Nous parlons d’un contexte politique où règne la masculinité meurtrière qui se renforce avec la violence politique dans un climat de guerre. L’autoritarisme rampant d’un régime islamo-conservateur met en place, en parallèle aux mesures de plus en plus répressives, une politique de réislamisation de la société. Cela serait utopique, voire anodin, d’attendre que, dans ce contexte, un tel mouvement émerge ? Non, pas du tout, car aujourd’hui malgré le tableau général, le mouvement féministe constitue l’un des plus dynamiques en Turquie.
Radicalisme pragmatique
Apparu dans un climat de paralysie, juste après le coup d’Etat militaire de 1980, ce mouvement avait appris à maîtriser les tactiques d’adaptation avec un radicalisme pragmatique. Sa persévérance avait suscité une revitalisation politique en favorisant l’émergence des nouveaux mouvements sociaux, comme les écologistes, les antimilitaristes et le mouvement LGBT [lesbiennes, gays, bi et trans], donc en lançant un nouveau cycle de contestation caractérisé par sa multiplicité, sa créativité, son pacifisme résistant, malgré le contexte autoritaire.

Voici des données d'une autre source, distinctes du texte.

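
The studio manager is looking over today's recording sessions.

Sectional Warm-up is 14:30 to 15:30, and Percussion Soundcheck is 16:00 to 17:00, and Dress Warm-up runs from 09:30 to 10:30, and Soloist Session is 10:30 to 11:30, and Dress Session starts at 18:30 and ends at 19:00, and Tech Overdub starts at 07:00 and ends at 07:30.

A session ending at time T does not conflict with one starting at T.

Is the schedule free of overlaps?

Yes

Check each pair: they overlap iff neither finishes before the other starts.
Sorted by start: Tech Overdub, Dress Warm-up, Soloist Session, Sectional Warm-up, Percussion Soundcheck, Dress Session.
Dress Warm-up starts after Tech Overdub ends; Tech Overdub is clear from here.
Soloist Session starts exactly when Dress Warm-up ends (back-to-back, no overlap); Dress Warm-up is clear from here.
Sectional Warm-up starts after Soloist Session ends; Soloist Session is clear from here.
Percussion Soundcheck starts after Sectional Warm-up ends; Sectional Warm-up is clear from here.
Dress Session starts after Percussion Soundcheck ends.
Every pair is clear; the schedule has no overlaps.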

LES ACTIONS MISES EN PLACE APRÈS LE VIOL ET LE MEURTRE D’UNE ÉTUDIANTE DE 17 ANS ÉTAIENT MULTIPLES, SPONTANÉES, IMPRÉVUES, CRÉATIVES ET POPULAIRES
Après les manifestations sur la place Taksim [à Istanbul], la violence étatique a pris des dimensions inédites, les manifestants pacifistes ont été criminalisés, mais la mobilisation a continué en créant de nouveaux mécanismes, reconstruisant des réseaux militants qui constituent, désormais, la dynamique principale de l’action collective dans cet espace. Un des piliers de ces réseaux, le mouvement féministe, réussit aujourd’hui à faire entendre ses revendications par de nouveaux outils de communications, sans quitter les rues.

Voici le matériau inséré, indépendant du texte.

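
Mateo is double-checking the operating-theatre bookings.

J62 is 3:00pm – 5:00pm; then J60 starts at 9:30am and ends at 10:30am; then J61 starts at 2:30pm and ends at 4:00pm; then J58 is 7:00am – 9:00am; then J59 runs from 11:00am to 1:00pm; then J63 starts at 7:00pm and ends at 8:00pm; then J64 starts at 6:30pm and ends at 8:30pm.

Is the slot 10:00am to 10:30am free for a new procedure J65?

No — it overlaps J60

J58: ends 9:00am at or before J65 starts 10:00am → clear.
J60: starts 9:30am before J65 ends 10:30am, and ends 10:30am after J65 starts 10:00am → overlap.
J59: starts 11:00am at or after J65 ends 10:30am → clear.
J61: starts 2:30pm at or after J65 ends 10:30am → clear.
J62: starts 3:00pm at or after J65 ends 10:30am → clear.
J64: starts 6:30pm at or after J65 ends 10:30am → clear.
J63: starts 7:00pm at or after J65 ends 10:30am → clear.
J65 overlaps J60.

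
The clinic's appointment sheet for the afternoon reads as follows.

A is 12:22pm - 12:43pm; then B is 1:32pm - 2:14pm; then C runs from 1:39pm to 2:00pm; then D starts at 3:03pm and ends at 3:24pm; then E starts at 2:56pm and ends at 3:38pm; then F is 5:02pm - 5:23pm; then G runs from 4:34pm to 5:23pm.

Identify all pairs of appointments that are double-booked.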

En 2015, c’est-à-dire deux ans avant le mouvement #metoo, la Turquie a été bousculée par une campagne féministe qui a popularisé, plus que jamais, la question des violences faites aux femmes. Quand Ozgecan Aslan, étudiante de 17 ans, a été violée et tuée par le chauffeur du minibus qu’elle avait pris pour aller à son école, une mobilisation imprévue a réuni différents secteurs de la population. Les actions mises en place ressemblaient à celles du parc Gezi, en 2013 : multiples, spontanées, imprévues, créatives et populaires.
Discours protecteur
Par exemple, les féministes, via Twitter, ont lancé la campagne #sendeanlat (« Raconte, toi aussi »). Des milliers des femmes ont répondu à cet appel, en rendant visibles leurs expériences de violences, majoritairement sexuelles. Ce mouvement est devenu populaire, mais pas comme #metoo, parce qu’il s’agissait de jeunes femmes ordinaires dénonçant des hommes pas connus. Pourtant, elles ont su attirer l’attention sur les violences sexuelles faites aux femmes dans tout le pays. Les autres crimes sont devenus visibles dans les médias. Plusieurs collectifs de solidarité ont suivi les dénonciations et les appels d’aide via des réseaux sociaux, parallèlement aux débats publics sur les revendications politiques du mouvement féministe.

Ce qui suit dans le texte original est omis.